Students who have proper nourishment not only see their cognitive abilities, reasoning, intuition, perception and intelligence levels increase, but they also tend to have fewer absences from school, they attend classes more frequently, and they’re better behaved, according to several studies on the subject.
There’s also a social stigma attached to students who get free meals, leading to embarrassment and bullying.
In one New York City study, they found that the stigma prompted one-third of the income-eligible students to forego their free meals just to avoid the shame. Making free meals available to all lifts that stigma.
Having free lunch for all also benefits the district, in that it eliminates the need to administer and manage the free-low-cost lunch system, saving the expense and oversight.
All that adds up to a strong case for making nutrition a part of every child’s education.
In the Saratoga Springs school district, officials are considering whether to continue providing free breakfast and lunch to all students for the remainder of the school year.
The district will be able to afford the program this year with the help of covid relief funds and other savings.
But if the state and federal governments don’t make school nutrition a funding priority, Saratoga Springs and other districts in the same position will return permanently to the old program of low-income families having to apply for free and reduced meals based on certain eligibility requirements — leading to some students not getting the nutrition they need and a return to the social stigma.
One could legitimately argue that not all families need taxpayer-funded breakfasts and lunches because they have the means to provide meals to their children themselves. And many families do provide their children with breakfast and lunch, even with free meals available at school.

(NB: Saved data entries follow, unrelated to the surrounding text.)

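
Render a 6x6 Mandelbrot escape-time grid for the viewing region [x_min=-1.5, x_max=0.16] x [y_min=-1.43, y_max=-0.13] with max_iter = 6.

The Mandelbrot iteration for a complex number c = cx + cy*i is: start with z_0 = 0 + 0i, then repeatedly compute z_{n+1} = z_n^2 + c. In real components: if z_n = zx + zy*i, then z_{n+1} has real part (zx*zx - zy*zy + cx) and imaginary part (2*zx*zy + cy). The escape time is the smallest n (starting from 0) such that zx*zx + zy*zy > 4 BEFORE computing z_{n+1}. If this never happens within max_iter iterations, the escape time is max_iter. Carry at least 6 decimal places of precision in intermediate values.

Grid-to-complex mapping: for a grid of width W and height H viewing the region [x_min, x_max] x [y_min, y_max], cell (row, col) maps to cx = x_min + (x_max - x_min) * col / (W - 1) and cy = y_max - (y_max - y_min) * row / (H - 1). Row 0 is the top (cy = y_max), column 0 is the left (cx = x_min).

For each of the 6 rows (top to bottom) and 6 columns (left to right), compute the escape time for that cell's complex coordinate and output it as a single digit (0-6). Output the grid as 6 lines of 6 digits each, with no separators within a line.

(row=0, col=0): c = -1.5000 + -0.1300i → escape time 6
(row=0, col=1): c = -1.1680 + -0.1300i → escape time 6
(row=0, col=2): c = -0.8360 + -0.1300i → escape time 6
(row=0, col=3): c = -0.5040 + -0.1300i → escape time 6
(row=0, col=4): c = -0.1720 + -0.1300i → escape time 6
(row=0, col=5): c = 0.1600 + -0.1300i → escape time 6
(row=1, col=0): c = -1.5000 + -0.3900i → escape time 4
(row=1, col=1): c = -1.1680 + -0.3900i → escape time 6
(row=1, col=2): c = -0.8360 + -0.3900i → escape time 6
(row=1, col=3): c = -0.5040 + -0.3900i → escape time 6
(row=1, col=4): c = -0.1720 + -0.3900i → escape time 6
(row=1, col=5): c = 0.1600 + -0.3900i → escape time 6
(row=2, col=0): c = -1.5000 + -0.6500i → escape time 3
(row=2, col=1): c = -1.1680 + -0.6500i → escape time 3
(row=2, col=2): c = -0.8360 + -0.6500i → escape time 5
(row=2, col=3): c = -0.5040 + -0.6500i → escape time 6
(row=2, col=4): c = -0.1720 + -0.6500i → escape time 6
(row=2, col=5): c = 0.1600 + -0.6500i → escape time 6
(row=3, col=0): c = -1.5000 + -0.9100i → escape time 3
(row=3, col=1): c = -1.1680 + -0.9100i → escape time 3
(row=3, col=2): c = -0.8360 + -0.9100i → escape time 3
(row=3, col=3): c = -0.5040 + -0.9100i → escape time 4
(row=3, col=4): c = -0.1720 + -0.9100i → escape time 6
(row=3, col=5): c = 0.1600 + -0.9100i → escape time 4
(row=4, col=0): c = -1.5000 + -1.1700i → escape time 2
(row=4, col=1): c = -1.1680 + -1.1700i → escape time 3
(row=4, col=2): c = -0.8360 + -1.1700i → escape time 3
(row=4, col=3): c = -0.5040 + -1.1700i → escape time 3
(row=4, col=4): c = -0.1720 + -1.1700i → escape time 4
(row=4, col=5): c = 0.1600 + -1.1700i → escape time 3
(row=5, col=0): c = -1.5000 + -1.4300i → escape time 1
(row=5, col=1): c = -1.1680 + -1.4300i → escape time 2
(row=5, col=2): c = -0.8360 + -1.4300i → escape time 2
(row=5, col=3): c = -0.5040 + -1.4300i → escape time 2
(row=5, col=4): c = -0.1720 + -1.4300i → escape time 2
(row=5, col=5): c = 0.1600 + -1.4300i → escape time 2

Answer: 666666
466666
335666
333464
233343
122222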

But the $1.1 million cost of the full program represents only a fraction of the district’s $137 million budget, so it doesn’t hit taxpayers very hard, especially for such a worthwhile investment in children’s education.
Plus, relying on parents to provide proper nutrition to their children that doesn’t ensure that all students are getting the proper nutrition they need to do their best at school.
Saratoga Springs officials should continue to offer free breakfast and lunch to all of its students this year, and make an effort to find money through grants and state aid to continue the program into the future.
And state and federal officials need to recognize the benefits of ensuring students are properly nourished and set aside money in upcoming budgets to support the ability of school districts to offer the free meals for all students.